Commentaire : C'est tout le système des droits de propriété intellectuelle mis en place par l'OMC en 1994 avec l'accord ADPIC qui est mis en cause par cette victoire sud-africaine. Un accord qui prétend privatiser (rentabiliser)tous les savoirs à coups de brevets et autorise des politiques tarifaires fixées en fonction du rapport de force international, tandis que de l'opinion publique internationale émerge au contraire une 'écologie de la connaissance' défendant l'idée d'un domaine public de l'information libre et gratuit, d'un 'bien public mondial' irréductible. Mais combattre le sida demandera encore bien des efforts. Les pays du Sud devront définir leur politique de soins : production ou importation de médicaments ? Génériques ou molécules sous brevet ?

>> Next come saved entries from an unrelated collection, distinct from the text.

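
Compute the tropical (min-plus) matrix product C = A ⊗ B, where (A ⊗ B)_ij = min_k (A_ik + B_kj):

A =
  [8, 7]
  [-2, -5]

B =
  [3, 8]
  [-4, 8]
A ⊗ B =
  [3, 15]
  [-9, 3]

Apply the min-plus product entry-by-entry:
  C[0][0] = min over k of (A[0][0] + B[0][0] = 8 + 3 = 11, A[0][1] + B[1][0] = 7 + -4 = 3) = 3 (attained at k = 1)
  C[0][1] = min over k of (A[0][0] + B[0][1] = 8 + 8 = 16, A[0][1] + B[1][1] = 7 + 8 = 15) = 15 (attained at k = 1)
  C[1][0] = min over k of (A[1][0] + B[0][0] = -2 + 3 = 1, A[1][1] + B[1][0] = -5 + -4 = -9) = -9 (attained at k = 1)
  C[1][1] = min over k of (A[1][0] + B[0][1] = -2 + 8 = 6, A[1][1] + B[1][1] = -5 + 8 = 3) = 3 (attained at k = 1)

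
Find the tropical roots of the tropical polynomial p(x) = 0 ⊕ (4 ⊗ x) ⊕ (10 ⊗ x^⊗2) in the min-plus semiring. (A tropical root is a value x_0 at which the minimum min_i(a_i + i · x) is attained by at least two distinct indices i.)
Roots: {-6, -4}

Each tropical root is a break point of the lower envelope of the lines y = a_i + i · x (there are 3 lines, with slopes 0, 1, ..., 2). Only the lines that attain the minimum somewhere contribute to roots; other lines are dominated. Here the surviving (envelope) indices are i = 2, i = 1, i = 0.
Intersections between consecutive envelope lines give the roots: for adjacent envelope indices i < j the intersection is x = (a_i − a_j) / (j − i). Reading off the sorted break points: {-6, -4}.
Verification: at each break x_0, at least two indices attain the minimum of min_i(a_i + i · x_0).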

Pour résoudre le problème de l'accès aux médicaments des pays pauvres, l'économiste Jeffrey Sachs (université de Harvard)propose la création d'un fonds international sous la tutelle de l'OMS et de l'ONUSIDA, alimenté par les pays riches et des donateurs privés. Ce fonds achèterait en gros des molécules sous brevet afin d'abaisser les coûts, sans que le système même soit remis en cause dans sa gestion de la crise sanitaire. Les firmes se trouveraient ainsi relégitimées dans leur 'propriété' sur les médicaments ; bref, rien ne changerait fondamentalement.

Mais après Prétoria, il faut que d'autres propositions, sur la base d'un droit à la santé pour tous et d'une solidarité internationale en matière de santé, émergent car si une bataille a été gagnée, la 'guerre sanitaire' n'est pas terminée...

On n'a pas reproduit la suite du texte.